Mastodon: an update

I just haven’t used it.

Mastodon seems to have gone the way of Twitter with me. I used it quite a bit for the first couple of weeks. I got into conversations. I followed people. But over the past week or two, I’ve found that I never think of it. I am not well-enough known that I get mentions that would generate notifications on my phone, and I guess I haven’t found people I like to follow. Just like Twitter it seems to have come down to a matter of how well integrated I became - and in both cases it seems like it would take much more effort than I’m willing to put forth.

I’m faced with the question of whether to take down my instance. I have five users, but none of them are active (a couple have logged in within the past week, but this could easily be sesions generated automatically by phone apps). Ignoring the question of whether or not they’ll be interested in my keeping the instance running, here are the reasons I’d be interested in leaving Mastodon / taking my instance down.

  • The conversation that goes by in the timeline is relatively uninteresting at best, and moderately irritating at worst. I also had this problem on Twitter; the issue is probably that I just haven’t found people I want to follow. With Mastodon in particular, though, I found myself reluctant to unfollow people since they’re already pretty hard to find. I generated my initial list of accounts to follow based on a HackerNews thread and expanded it with people I found via boosts. The resulting feed was alright; there’s not much negative to say here, but it’s not really enough to keep me coming back. This complaint is definitely applied more to social media in general than Mastodon specifically - the takeaway is that Mastodon is still a social platform.

  • There are some strong negatives to the federation model. There is no central arbiter of what is and is not allowed, which is good in theory - but in practice it seems that you end up ruled by the court of public opinion more than anything else. Disclaimer here - I don’t know what Wil Wheaton said or did, and I don’t have an opinion on it as a result; I intend only to comment on how the Fediverse responded to him and what that process can look like. The short story is that Wil said something that was regarded as anti-trans. The Mastodon instance administrator on Wil’s instance received many reports about him (according to Wil, from the day he created his account), and as a result ended up suspending his account so they didn’t have to deal with them any more. Wil states:

    This lie that I am anti-trans, or anti-LGBQ, is deeply hurtful to me (I know it’s nothing like the pain LGBTQ people deal with every day, as they simply try to exist in a world that treats them so badly, but it is still hurtful in its own way to me). I just want to make it extremely clear: that is a lie, and the people spreading it are misinformed. So I’m leaving the Fediverse, which has treated me with more cruelty, vitriol, hatred, and contempt than than anyone on [Twitter] ever did.

    I recognize here that I am only speaking to Wil’s side of the story; I think that’s enough to support the point I intend to make here: I want to illustrate that there is an individual who was judged as guilty by the court of public opinion and punished, though he still regards the accusation incorrect.
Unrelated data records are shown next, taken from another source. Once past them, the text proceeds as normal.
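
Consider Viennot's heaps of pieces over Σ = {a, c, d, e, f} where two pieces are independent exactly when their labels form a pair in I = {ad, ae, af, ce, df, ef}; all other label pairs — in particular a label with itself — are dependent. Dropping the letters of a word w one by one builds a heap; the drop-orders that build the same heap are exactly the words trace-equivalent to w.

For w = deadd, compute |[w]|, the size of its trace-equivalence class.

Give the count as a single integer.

piece 0:d — minimal
piece 1:e rests on {0:d}
piece 2:a — minimal
piece 3:d rests on {1:e}
piece 4:d rests on {3:d}
minimal pieces: {0:d, 2:a}
ways to finish when only these pieces remain (= sum over removing one remaining piece with nothing left below it):
  1 left: {2}→1  {4}→1
  2 left: {2,4}→2  {3,4}→1
  3 left: {1,3,4}→1  {2,3,4}→3
  placing 0:d first → 4 extensions
  placing 2:a first → 1 extensions
total linear extensions = 5

5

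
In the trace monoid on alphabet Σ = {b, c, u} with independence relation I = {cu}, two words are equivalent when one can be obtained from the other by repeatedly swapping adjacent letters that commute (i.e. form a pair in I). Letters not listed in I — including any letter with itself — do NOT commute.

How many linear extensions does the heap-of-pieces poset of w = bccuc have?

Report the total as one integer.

#0=b has no predecessor
#1=c depends on [0:b]
#2=c depends on [1:c]
#3=u depends on [0:b]
#4=c depends on [2:c]
sources: [0:b]
N(rest) = Σ N(rest − s) over sources s of rest; N(one piece) = 1:
  size 1 → [3]=1  [4]=1
  size 2 → [2,4]=1  [3,4]=2
  size 3 → [1,2,4]=1  [2,3,4]=3
  first=0(b) contributes 4

4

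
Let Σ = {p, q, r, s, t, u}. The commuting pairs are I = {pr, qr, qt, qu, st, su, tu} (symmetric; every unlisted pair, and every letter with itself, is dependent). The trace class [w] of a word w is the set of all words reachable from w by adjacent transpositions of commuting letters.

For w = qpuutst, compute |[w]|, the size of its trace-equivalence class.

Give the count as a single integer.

30

drop 0:q onto floor
drop 1:p onto {0:q}
drop 2:u onto {1:p}
drop 3:u onto {2:u}
drop 4:t onto {1:p}
drop 5:s onto {1:p}
drop 6:t onto {4:t}
ground layer = {0:q}
drop-orders for the pieces not yet dropped (sum over which currently-grounded one goes next):
  1 to go: {3} 1  {5} 1  {6} 1
  2 to go: {2,3} 1  {3,5} 2  {3,6} 2  {4,6} 1  {5,6} 2
  3 to go: {2,3,5} 3  {2,3,6} 3  {3,4,6} 3  {3,5,6} 6  {4,5,6} 3
  4 to go: {2,3,4,6} 6  {2,3,5,6} 12  {3,4,5,6} 12
  5 to go: {2,3,4,5,6} 30
  if 0:q drops first: 30 orders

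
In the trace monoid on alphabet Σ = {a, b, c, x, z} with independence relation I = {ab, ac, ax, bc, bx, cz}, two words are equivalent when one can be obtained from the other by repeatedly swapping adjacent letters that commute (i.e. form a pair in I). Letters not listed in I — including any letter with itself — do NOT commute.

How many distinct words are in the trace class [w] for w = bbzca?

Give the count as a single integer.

5

piece 0:b — minimal
piece 1:b rests on {0:b}
piece 2:z rests on {1:b}
piece 3:c — minimal
piece 4:a rests on {2:z}
minimal pieces: {0:b, 3:c}
ways to finish when only these pieces remain (= sum over removing one remaining piece with nothing left below it):
  1 left: {3}→1  {4}→1
  2 left: {2,4}→1  {3,4}→2
  3 left: {1,2,4}→1  {2,3,4}→3
  placing 0:b first → 4 extensions
  placing 3:c first → 1 extensions
total linear extensions = 5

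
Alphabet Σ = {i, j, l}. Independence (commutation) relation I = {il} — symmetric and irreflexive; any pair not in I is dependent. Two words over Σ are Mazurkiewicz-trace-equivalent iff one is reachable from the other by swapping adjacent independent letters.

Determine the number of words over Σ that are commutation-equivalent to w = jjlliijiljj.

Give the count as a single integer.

drop 0:j onto floor
drop 1:j onto {0:j}
drop 2:l onto {1:j}
drop 3:l onto {2:l}
drop 4:i onto {1:j}
drop 5:i onto {4:i}
drop 6:j onto {3:l, 5:i}
drop 7:i onto {6:j}
drop 8:l onto {6:j}
drop 9:j onto {7:i, 8:l}
drop 10:j onto {9:j}
ground layer = {0:j}
drop-orders for the pieces not yet dropped (sum over which currently-grounded one goes next):
  1 to go: {10} 1
  2 to go: {9,10} 1
  3 to go: {7,9,10} 1  {8,9,10} 1
  4 to go: {7,8,9,10} 2
  5 to go: {6,7,8,9,10} 2
  6 to go: {3,6,7,8,9,10} 2  {5,6,7,8,9,10} 2
  7 to go: {2,3,6,7,8,9,10} 2  {3,5,6,7,8,9,10} 4  {4,5,6,7,8,9,10} 2
  8 to go: {2,3,5,6,7,8,9,10} 6  {3,4,5,6,7,8,9,10} 6
  9 to go: {2,3,4,5,6,7,8,9,10} 12
  if 0:j drops first: 12 orders

12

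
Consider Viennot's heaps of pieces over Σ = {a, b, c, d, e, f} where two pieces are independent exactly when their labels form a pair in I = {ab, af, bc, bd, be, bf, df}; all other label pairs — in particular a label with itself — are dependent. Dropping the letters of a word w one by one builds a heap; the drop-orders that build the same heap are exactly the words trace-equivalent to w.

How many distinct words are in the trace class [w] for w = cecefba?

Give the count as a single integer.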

It’s important to understand also what the punishment here entails: he’s been censored. One of the main draws for me to the Fediverse model is the apparent systemic endorsement of free speech - no one can shut down your instance, and you’re free to federate with anyone you want, and not federate with anyone you don’t want to (digression: a celebrity should probably be running their own single-user instance for full control over their persona). The Fediverse does seem to retain in practice the ability to censor people (either via the suspension of an individual account, or via coordinated non-federation). Another side note: perhaps the correct solution is to have a principled central arbiter, chartered to defend the rights of individuals on the platform and prevented from overstepping via checks on their power - again though, I digress.

  • Upgrading an instance is not especially clean due to the way Mastodon is packaged. Updates are done manually: you fetch the newest release tarball, copy your data over, & restart services with the new codebase. It’s easy enough, but I think it could use some better packaging. GitLab is another complex Ruby application, and their “omnibus package” distribution makes it really easy to install & keep up to date. With that style of packaging, I’d expect to see many more instances popping up.

That’s what is pushing me towards shutting down my instance. The main draw for me isn’t that powerful in practice, and I didn’t find much pull in terms of conversation I’m interested in following / being involved in, just like with other social media.